Tiger fascism is no more, but Sinhala-Buddhist supremacism reigns supreme, as the premier façade of the Rajapaksa dynastic project. It has become a cloak to hide the naked power-hunger of the Ruling Siblings, a soporific to keep the South quiescent and an intoxicant to incite the South against this or that minority, whenever necessary.
The Rajapaksa response to Weliweriya was threefold. They lied about the protest and the protestors. President Mahinda Rajapaksa undertook a meet-and-greet-the-people-blitz in several Sinhala-majority provinces3.
And the Grandpass mosque was attacked, no sooner than Ramazan was over.
The marriage of convenience between Sinhala-Buddhist supremacism and the Rajapaksa dynastic project is creating a fertile breeding ground for fundamentalisms of every variety. What happened with Sinhala-Buddhist supremacism and Tiger fascism might become replicated with Sinhala-Buddhist supremacism and Islamic fundamentalism. That might suit the Rajapaksas quite well, because it will give them an enemy to replace the Tiger, a justification for every crime and excess, misdeed and error.
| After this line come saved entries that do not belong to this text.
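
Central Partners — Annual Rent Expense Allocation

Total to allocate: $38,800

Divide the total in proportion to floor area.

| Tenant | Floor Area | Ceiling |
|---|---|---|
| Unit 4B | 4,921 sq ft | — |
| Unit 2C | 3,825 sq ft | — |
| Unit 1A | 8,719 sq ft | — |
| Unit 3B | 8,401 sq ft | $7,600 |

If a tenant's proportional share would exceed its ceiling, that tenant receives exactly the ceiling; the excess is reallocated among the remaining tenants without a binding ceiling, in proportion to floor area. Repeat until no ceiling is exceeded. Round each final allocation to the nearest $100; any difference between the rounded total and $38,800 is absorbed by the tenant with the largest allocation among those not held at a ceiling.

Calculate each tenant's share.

Total floor area = 25,866.
Proportional shares (ignoring caps): Unit 4B 7,381.69; Unit 2C 5,737.65; Unit 1A 13,078.84; Unit 3B 12,601.82.
Cap binds for Unit 3B ($7,600); remaining pool $31,200 reallocated over remaining floor area 17,465.
Shares after redistribution: Unit 4B 8,791.02 → $8,800; Unit 2C 6,833.09 → $6,800; Unit 1A 15,575.88 → $15,600.

Unit 4B: $8,800 · Unit 2C: $6,800 · Unit 1A: $15,600 · Unit 3B: $7,600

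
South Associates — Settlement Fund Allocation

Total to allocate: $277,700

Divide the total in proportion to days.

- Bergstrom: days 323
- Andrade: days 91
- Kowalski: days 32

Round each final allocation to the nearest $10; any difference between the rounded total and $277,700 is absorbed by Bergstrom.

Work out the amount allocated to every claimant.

Days total: 446.
Pro-rata amounts: Bergstrom 323/446 × $277,700 = 201,114.57; Andrade 91/446 × $277,700 = 56,660.76; Kowalski 32/446 × $277,700 = 19,924.66.
At nearest $10: Bergstrom $201,110; Andrade $56,660; Kowalski $19,920. Sum = $277,690.
Difference $277,700 − $277,690 = +$10 applied to Bergstrom: Bergstrom becomes $201,120.

Bergstrom: $201,120; Andrade: $56,660; Kowalski: $19,920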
Sinhala-Buddhist supremacism, like all political-religions, advocates government of, by and for the ‘chosen people’, chosen on the basis of primordial identities - ethnicity and religion. It advocates the creation of a hierarchical society, in which the minorities can survive only by accepting their (majority-allocated) subordinate place. This way, even the poorest, most powerless Sinhalese can feel that he/she is superior to even the richest Tamil/Muslim/Christian. This illusive sense of superiority – and the fear of losing it – can keep the Sinhala South in thrall to the Rajapaksas, despite growing economic hardships. It can also prevent the Sinhalese from looking reality in the face and asking some necessary questions – including the real role of the military (especially post-Weliweriya) and the connection between military expenditure and economic hardships (for instance, did post-war Sri Lanka need to buy 14 Mi-171 helicopters from Russia at the cost of US$11.5 million each?4).
A new anti-minority phobia can take the Sinhala-Buddhist mind away from really existing problems. When one is blinded by the fear of the ‘Other’ one has little time or inclination to care about prices or pollution, bad governance or despotism. One is too obsessed with halal or conversions, Sharia or the 13th Amendment to care about real problems.
And any issue/horror which cannot be blamed on some minority or the other can be shoved out of our collective-mind, easily.
A five-month old baby-girl had been raped, in our Sri Lanka5 - a horror symbolic and symbiotic of the moral-ethical malaise affecting our society. That is a non-political issue, one which should concern all of us, irrespective of every difference. The fact that it has not engaged the attention of political and civil society and the religious leaders of all faiths (who seem obsessed with morals in general) is indicative of how far we have fallen, as individuals and as a country.
1 http://bodubalasena.org/sinhala/
2 State of Confusion: Political Manipulation and the Assault on the American Mind.
3 According to the ITN news telecast of 10th Saturday, the ‘Proud Father’ (Adambarakara thaththa) gave students some handy hints about studying for exams, a week after his troops murdered two AL students in cold blood.